Raggi: rivoluzione da commedia italiana

sabato 4 febbraio 2017


Diciamoci la verità: in questa vicenda romana - da Virginia Raggi a Salvatore Romeo a Raffaele Marra - manca soltanto Alberto Sordi. Sì, il più grande degli emblemi della commedia all’italiana e certamente il più indicato a rappresentare il film che va in onda nella Capitale da quando ha vinto la leggendaria rivoluzione di Beppe Grillo. Qualcuno (Mattia Feltri) l’ha definita come quella “rivoluzione dell’onestà tra cassonetti e assessori in fuga... simile a un disastro di caratura puramente umoristica”. Laddove l’aggettivazione rimanda, più o meno metaforicamente, all’unica rivoluzione che il cinema italiano è stato capace di realizzare, ovverosia la commedia all’italiana. Ma, attenzione, la nostrana commedia cinematografica sussume qualsiasi empito rivoluzionario apparso nel Neorealismo, lo oltrepassa metabolizzandolo e raggiungendo, a modo suo, risultati politici, sociali, sociologici e storici che nessuna rivoluzione, almeno da noi, sarebbe stata in grado di conquistare.

Sordi e Roma, nel caso della storytelling avviata dalla Raggi e giunta a questa puntata che s’iscrive d’autorità nel contesto di quella metabolizzazione che il nostro cinema e i suoi registi, attori e sceneggiatori sono stati capaci di mettere in scena ponendo al centro non tanto o soltanto la Capitale ma il suo simbolo più riuscito e, ovviamente, gradito per l’eccezionale levatura artistica (Sordi rimarrà per sempre un’icona insuperabile) ma, soprattutto, per l’incarnazione che in tale icona si raggruma, si espande e si coniuga infine con l’intera nazione. La nostra storica incapacità a compiere rivoluzioni si è così trasposta nel suo opposto, in un terreno quasi improprio, in quello della commedia che arricchendosi via via di apporti fondamentali come Vittorio Gassman, Ugo Tognazzi e Nino Manfredi ha costituito un unicum nel panorama della critica politica.

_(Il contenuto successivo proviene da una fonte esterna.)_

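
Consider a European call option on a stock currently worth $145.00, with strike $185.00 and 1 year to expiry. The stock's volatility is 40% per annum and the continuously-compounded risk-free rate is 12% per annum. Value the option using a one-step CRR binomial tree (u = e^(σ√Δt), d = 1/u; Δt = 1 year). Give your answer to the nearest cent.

$15.46

CRR parameters: u = e^(σ√Δt) = e^(0.4·√1) = 1.4918, d = 1/u = 0.6703
Per-period rate: rΔt = 0.12·1 = 0.12, so R = e^0.12 = 1.1275
Risk-neutral probability p = (e^0.12 − 0.6703)/(1.4918 − 0.6703) = 0.4572/0.8215 = 0.5565
Terminal stock prices: S_u = 216.3, S_d = 97.2
Terminal payoffs (S − K): max(31.31, 0) = 31.31, max(-87.8, 0) = 0
Node 0 (S = 145): V_0 = e^(−0.12)·[0.5565·31.3146 + 0.4435·0.0000] = 15.4563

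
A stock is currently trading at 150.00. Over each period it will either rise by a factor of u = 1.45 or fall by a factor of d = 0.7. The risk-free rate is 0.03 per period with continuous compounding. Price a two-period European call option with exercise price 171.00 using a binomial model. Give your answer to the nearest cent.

Risk-neutral probability p = (e^0.03 − 0.7)/(1.45 − 0.7) = 0.3305/0.7500 = 0.4406
Terminal stock prices: S_uu = 315.4, S_ud = 152.2, S_dd = 73.5
Terminal payoffs (S − K): max(144.4, 0) = 144.4, max(-18.75, 0) = 0, max(-97.5, 0) = 0
Node u (S = 217.5): V_u = e^(−0.03)·[0.4406·144.3750 + 0.5594·0.0000] = 61.7325
Node d (S = 105): V_d = e^(−0.03)·[0.4406·0.0000 + 0.5594·0.0000] = 0.0000
Node 0 (S = 150): V_0 = e^(−0.03)·[0.4406·61.7325 + 0.5594·0.0000] = 26.3958

26.40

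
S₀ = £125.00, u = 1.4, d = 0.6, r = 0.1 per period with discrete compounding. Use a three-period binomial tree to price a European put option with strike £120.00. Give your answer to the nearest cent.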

In un certo senso siamo dalle parti dell’immortale “ridendo castigat mores”, ma ciò che più rende ghiotta la sceneggiata raggiana è la similitudine, la comparazione, le impressionanti analogie fra il significato più profondo di quel cinema e il senso degli accadimenti di oggi. Che conferma, dunque, come e qualmente la stessa rivoluzione “ab imis” posta sulle insegne vincitrici di un movimento incarnato da Grillo in Italia e dalla Raggi in Campidoglio, si è tradotta in meno di otto nel suo rovescio. Non tanto o soltanto nell’immobilismo di una giunta che avrebbe dovuto - e anche potuto - cambiare un senso di marcia, non solo nelle appendici giudiziarie che non ci interessano più di tanto, ma - soprattutto - nella carnevalata di protagonisti grandi e piccini parodianti quel capolavoro monicelliano che si chiama “L’armata Brancaleone”. Per non dire de “I mostri” con Gassman e Tognazzi in cui l’articolazione degli episodi sembra come ispirare quelli nuovi oggi in scena, senza ovviamente tralasciare i tratti ineguagliabili del Sordi in “Un americano a Roma” col suo immortale Nando Mericoni la cui battuta davanti a un piatto di pastasciutta: “Maccarone, m’hai provocato e io te distruggo!” è entrata per sempre nella memoria popolare.

Chissà se la Raggi recupererà. È giovane, come si dice. Un fatto è certo: questi suoi quasi otto mesi di governo cittadino possono ben ricondurci alla memoria il bellissimo “Polvere di stelle”, con lui, sempre lui, l’Alberto Sordi di sempre.